Prof. Dr. Ümit Özdağ, PKK'nın son iki aydır düzenli gerçekleştirdiği saldırılarla bir halk ayaklanması çıkartıp, TSK'yı meskun mahal saldırısına zorlamayı hedeflediğini söylüyor. Özdağ'a göre, PKK böylece dünyaya 'Suriye'de yaşananlar Türkiye'de de oluyor' mesajı verecek...

21'inci Yüzyıl Türkiye Enstitüsü Başkanı Prof Dr. Ümit Özdağ PKK'nın son aylarda artırdığı saldırıları ve hedeflerini Akşam'dan Şenay Yıldız'a değerlendirdi:

- PKK birbiri ardına düzenlediği saldırılarla ne yapmaya çalışıyor?
PKK Oslo görüşmelerinde İngiltere'nin hakemliğinde birçok tavizi aldı ve bunları yazılı hale getirip, İngiliz Hükümeti'nin kasasına kaldırttı. PKK biliyor ki, ikinci bir müzakere süreci başladığında artık bunlar alınmış hak kabul edilecek.

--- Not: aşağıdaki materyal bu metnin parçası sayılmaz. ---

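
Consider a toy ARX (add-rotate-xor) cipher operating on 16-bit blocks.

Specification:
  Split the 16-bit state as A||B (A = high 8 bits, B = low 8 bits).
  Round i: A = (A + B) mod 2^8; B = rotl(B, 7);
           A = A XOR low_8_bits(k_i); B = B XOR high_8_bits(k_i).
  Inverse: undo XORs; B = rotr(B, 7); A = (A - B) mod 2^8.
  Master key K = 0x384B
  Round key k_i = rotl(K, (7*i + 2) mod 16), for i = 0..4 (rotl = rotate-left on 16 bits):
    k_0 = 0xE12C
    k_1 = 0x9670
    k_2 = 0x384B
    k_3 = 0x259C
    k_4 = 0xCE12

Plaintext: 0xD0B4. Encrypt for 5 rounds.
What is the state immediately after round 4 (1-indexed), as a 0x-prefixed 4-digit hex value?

s_0 = plaintext = 0xD0B4
s_1 = Round(s_0, k_0) = 0xA8BB
s_2 = Round(s_1, k_1) = 0x134B
s_3 = Round(s_2, k_2) = 0x159D
s_4 = Round(s_3, k_3) = 0x2EEB
s_5 = Round(s_4, k_4) = 0x0B3B

0x2EEB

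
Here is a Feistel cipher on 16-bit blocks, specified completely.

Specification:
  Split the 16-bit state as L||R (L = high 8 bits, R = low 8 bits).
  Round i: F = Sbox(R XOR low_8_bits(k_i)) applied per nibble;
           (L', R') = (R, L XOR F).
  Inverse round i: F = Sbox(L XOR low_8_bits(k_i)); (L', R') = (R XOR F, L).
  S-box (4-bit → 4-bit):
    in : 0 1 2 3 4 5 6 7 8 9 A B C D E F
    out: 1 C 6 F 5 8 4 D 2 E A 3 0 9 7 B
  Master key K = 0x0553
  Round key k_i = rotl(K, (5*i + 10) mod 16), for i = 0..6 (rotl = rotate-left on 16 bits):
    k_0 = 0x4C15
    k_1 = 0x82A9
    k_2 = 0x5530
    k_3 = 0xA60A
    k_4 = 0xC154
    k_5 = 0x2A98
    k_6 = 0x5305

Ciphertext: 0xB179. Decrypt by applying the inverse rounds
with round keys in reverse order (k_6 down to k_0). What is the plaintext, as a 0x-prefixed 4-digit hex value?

0x97E3

s_0 = ciphertext = 0xB179
s_1 = InvRound(s_0, k_6) = 0x4CB1
s_2 = InvRound(s_1, k_5) = 0x244C
s_3 = InvRound(s_2, k_4) = 0x9D24
s_4 = InvRound(s_3, k_3) = 0xC99D
s_5 = InvRound(s_4, k_2) = 0x23C9
s_6 = InvRound(s_5, k_1) = 0xE323
s_7 = InvRound(s_6, k_0) = 0x97E3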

Ardından Arap Baharı'nın Suriye'ye gelmesini kendisi için olağanüstü bir fırsat olarak gördü. Bu süreçten istifade ederek, Oslo sürecinde aldıklarından daha fazlasını alabileceklerini düşündüler. Nitekim Ortadoğu'da Suriye iç çatışmasının başlaması yeni bir ittifaklar lobisi oluşturdu. Bir tarafta Suriye, Irak, İran; öbür tarafta da Türkiye, Suudi Arabistan, Katar, geri planda İsrail ve Barzani ittifakı oluştu. Şimdi Suriye, Irak ve Lübnan'ı kapsayacak bölgesel bir iç savaşa doğru ilerliyoruz. 1980'de başlayan Irak-İran Savaşı, 90-91 Körfez Savaşı, nihayet 2003'ten sonra ABD'nin Irak savaşı... Bu üç savaş Ortadoğu'da PKK'nın var olması ve gelişmesini sağlayan savaşlardır. PKK, Ortadoğu savaşlarının hepsinden güçlenerek çıkmıştır.

HAKKARİ'YE TAMPON BÖLGE
- Şimdi ne yapmaya çalışıyor peki örgüt?
PKK her iki blokta da dostları olan bir örgüt olarak gittikçe yaşam veya manevra alanını geliştirmeye çalışıyor. Suriye'de etkinlik kazanırken Türkiye'de de 1991-92'de ilan etmiş olduğu Botan- Bahdinan Savaş Hükümeti planının bir benzerini, yani Şırnak'ta 1992'nin 18-19 Ağustos'unda başlattığı ayaklanmaya benzer bir ayaklanmanın ön koşullarını şimdi bölgede oluşturmaya çalışıyor. PKK'nın bugün Şemdinli ve Beytüşşebap'ta yapmış olduğu saldırıların amacı devletin ve hükümetin moralini kırmak, devlet yanlısı halkı psikolojik baskı altına almak ve umutsuzluğa sürüklemektir. Kendi yandaşlarına moral aşıladıktan sonra bölgedeki kasabalardan veya ilçelerden bir tanesine, kent içine sızdırmış olduğu milisleri cephanelik ve silahlarla ayaklanmaya sevk etmek ve o sırada kente dışarıdan saldırarak ele geçirmektir. Bu görüntüler bütün dünyaya 'Suriye'de olanların aynısı Türkiye'de de oluyor' şeklinde verilecektir. Şimdi bugün Türkiye'nin BM'den Suriye'de tampon bölge istediğini biliyoruz. Buna karşı çıkanların başında gelen Rusya eğer Türkiye'de bu çatışmalar çıkarsa 'Tamam, Suriye'deki tampon bölgeyi kabul ediyoruz. Hakkari'nin de tampon bölge ilan edilmesi kaydıyla' diye bir şartla ortaya çıkarsa hiç şaşırmamak gerek.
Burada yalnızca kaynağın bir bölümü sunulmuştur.